If your accounts feel secure because you have a strong champion, this episode will challenge that assumption.

In today’s B2B landscape, relying on one or two contacts is no longer enough. Buying committees are larger, budgets are tighter, and internal priorities shift faster than ever. What used to work five years ago simply does not protect revenue today.

In this episode of The Customer Success Pro Podcast, Anika Zubair sits down with Brittany Casey, VP of Customer Success at Disco, to break down one of the most critical skills in modern customer success: multi threading.

This conversation goes beyond theory. It dives into how to actually build influence across an account, reduce risk, and create long term, revenue generating relationships.

 

Why Multi Threading Is No Longer Optional

Multi threading is not just about having multiple contacts. It is about having meaningful influence across different levels of an organization.

As Brittany explains, if you only understand one perspective inside an account, you are missing the full picture. End users, managers, and executives all have different goals. If you are not aligned with each layer, you are putting your renewal at risk.

There are two major reasons why multi threading is critical:

First, you cannot truly understand your customer without multiple perspectives. The value your product delivers looks very different depending on who you ask. Without those insights, your value story will always fall short.

Second, turnover is inevitable. Champions leave. Roles change. Priorities shift. If your entire relationship is built on one person, you are introducing unnecessary risk into your accounts.

In short, multi threading is not a nice to have. It is a core revenue protection strategy.

 

How to Build a Strong Relationship Map

Many teams create stakeholder maps during QBRs, then never revisit them. That is where things break down.

A strong relationship map is not just a list of names and titles. It is a strategic tool that helps you drive value conversations across the entire account.

Brittany shares a practical approach to building effective relationship maps:

Start with alignment across sales and customer success. Sales often holds critical context about how the deal was won, who influenced the decision, and what success was promised. Without that partnership, your map will always be incomplete.

Next, go beyond basic contact details. Instead of just tracking roles, define what value means to each stakeholder. Brittany uses value pillars such as speed, cost, quality, control, and sustainability to anchor these conversations.

Then, identify internal connections. One of the most overlooked opportunities is leveraging relationships that already exist within your company. Your executives, sales team, or technical experts may already have access to key stakeholders.

Finally, treat your relationship map as part of your success plan. It should evolve alongside your customer’s business, not sit static in a slide deck.

 

Common Mistakes That Kill Multi Threading

Even experienced teams struggle to execute multi threading effectively. The issue is rarely knowledge. It is consistency.

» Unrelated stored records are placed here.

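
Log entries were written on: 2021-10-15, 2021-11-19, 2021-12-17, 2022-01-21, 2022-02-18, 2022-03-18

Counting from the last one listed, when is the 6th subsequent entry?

All dates are Fridays, 35, 28, 35, 28, 28 days apart.
Specifically, the 3rd Friday of each month.
April 2022 — 3rd Friday is 2022-04-15.
May 2022 — 3rd Friday is 2022-05-20.
June 2022 — 3rd Friday is 2022-06-17.
3rd Friday of July 2022: 2022-07-15.
3rd Friday of August 2022: 2022-08-19.
September 2022 — 3rd Friday is 2022-09-16.

2022-09-16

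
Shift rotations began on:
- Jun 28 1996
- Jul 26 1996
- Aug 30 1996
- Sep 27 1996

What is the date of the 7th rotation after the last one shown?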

One of the biggest mistakes is treating relationship mapping as a one time activity. Creating a map once and never updating it leads to outdated insights and missed opportunities. The most successful teams revisit their maps regularly and adjust their strategy as the account evolves.

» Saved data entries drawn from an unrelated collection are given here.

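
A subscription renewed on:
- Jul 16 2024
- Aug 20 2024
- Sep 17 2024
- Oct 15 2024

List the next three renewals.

Gaps: 35, 28, 28 days — a mix of 28 and 35. Every date is a Tuesday.
Each is the 3rd Tuesday of its month.
3rd Tuesday of November 2024: Nov 19 2024.
December 2024 — 3rd Tuesday is Dec 17 2024.
3rd Tuesday of January 2025: Jan 21 2025.

Nov 19 2024, Dec 17 2024, Jan 21 2025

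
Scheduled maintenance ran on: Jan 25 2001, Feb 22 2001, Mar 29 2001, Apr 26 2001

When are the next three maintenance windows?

May 31 2001, Jun 28 2001, Jul 26 2001

These are Thursdays with 28, 35, 28-day gaps.
Each is the final Thursday of its month — Mar 29 2001 is past the 28th, so '4th Thursday' doesn't fit.
Last Thursday of May 2001: May 31 2001.
Last Thursday of June 2001: Jun 28 2001.
July 2001 ends with Thursday Jul 26 2001.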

Another common mistake is trying to do everything alone. Many CSMs feel ownership over the account to the point where they avoid pulling in other team members. In reality, the best results come from leveraging your full account team.

Brittany describes the CSM as the quiet quarterback. You are not doing every task yourself, but you are orchestrating the strategy. You decide who engages, when, and how, based on what the customer needs.

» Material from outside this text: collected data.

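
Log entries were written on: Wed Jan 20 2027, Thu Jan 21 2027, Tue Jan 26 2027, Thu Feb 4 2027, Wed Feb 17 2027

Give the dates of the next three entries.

Sat Mar 6 2027, Sat Mar 27 2027, Wed Apr 21 2027

The spacing grows by 4 each time: 1, 5, 9, 13 days.
Next gap: 17 days. Wed Feb 17 2027 + 17 days = Sat Mar 6 2027.
Next gap: 21 days. Sat Mar 6 2027 + 21 days = Sat Mar 27 2027.
Next gap: 25 days. Sat Mar 27 2027 + 25 days = Wed Apr 21 2027.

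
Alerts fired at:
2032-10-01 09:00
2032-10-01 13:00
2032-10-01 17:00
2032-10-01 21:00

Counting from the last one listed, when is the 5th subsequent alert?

2032-10-02 17:00

Spacing: 4, 4, 4 h — constant 4 h.
2032-10-01 21:00 + 4 h = 2032-10-02 01:00.
2032-10-02 01:00 + 4 h = 2032-10-02 05:00.
2032-10-02 05:00 + 4 h = 2032-10-02 09:00.
2032-10-02 09:00 + 4 h = 2032-10-02 13:00.
2032-10-02 13:00 + 4 h = 2032-10-02 17:00.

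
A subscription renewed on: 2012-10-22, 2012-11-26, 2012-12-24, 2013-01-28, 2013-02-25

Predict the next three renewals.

2013-03-25, 2013-04-22, 2013-05-27

Gaps: 35, 28, 35, 28 days — a mix of 28 and 35. Every date is a Monday.
Each is the 4th Monday of its month.
4th Monday of March 2013: 2013-03-25.
April 2013 — 4th Monday is 2013-04-22.
May 2013 — 4th Monday is 2013-05-27.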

A third mistake is failing to define next steps for each stakeholder. If there is no clear plan to deepen or expand a relationship, it will stagnate. Every contact in your map should have a defined action tied to growth or value.

Finally, many teams struggle to break into higher levels of the organization. The key here is partnership. Instead of pushing from the outside, identify internal champions who can advocate for you. Equip them with the right messaging, data, and outcomes so they can sell internally on your behalf.

 

Key Takeaways

Multi threading is one of the most powerful levers in customer success today, but only if it is executed with intention.

Here are the biggest takeaways from this episode:

  • Multi threading is about influence, not just contacts. Having multiple names means nothing if you cannot drive value across those relationships.
  • Sales and CS alignment is essential. The strongest account strategies come from collaboration, not silos.
  • Value must be tailored to each stakeholder. A one size fits all message will not resonate across different levels of the organization.
  • Relationship maps should be living documents. Revisit them regularly and adapt as your customer evolves.
  • Your role is to lead strategically. Think like the quarterback, not just the executor.
  • Leverage your customer as a partner. The best way to expand influence is by empowering champions to advocate internally.

At the end of the day, customers do not renew because of features. They renew because of trust, partnership, and proven value.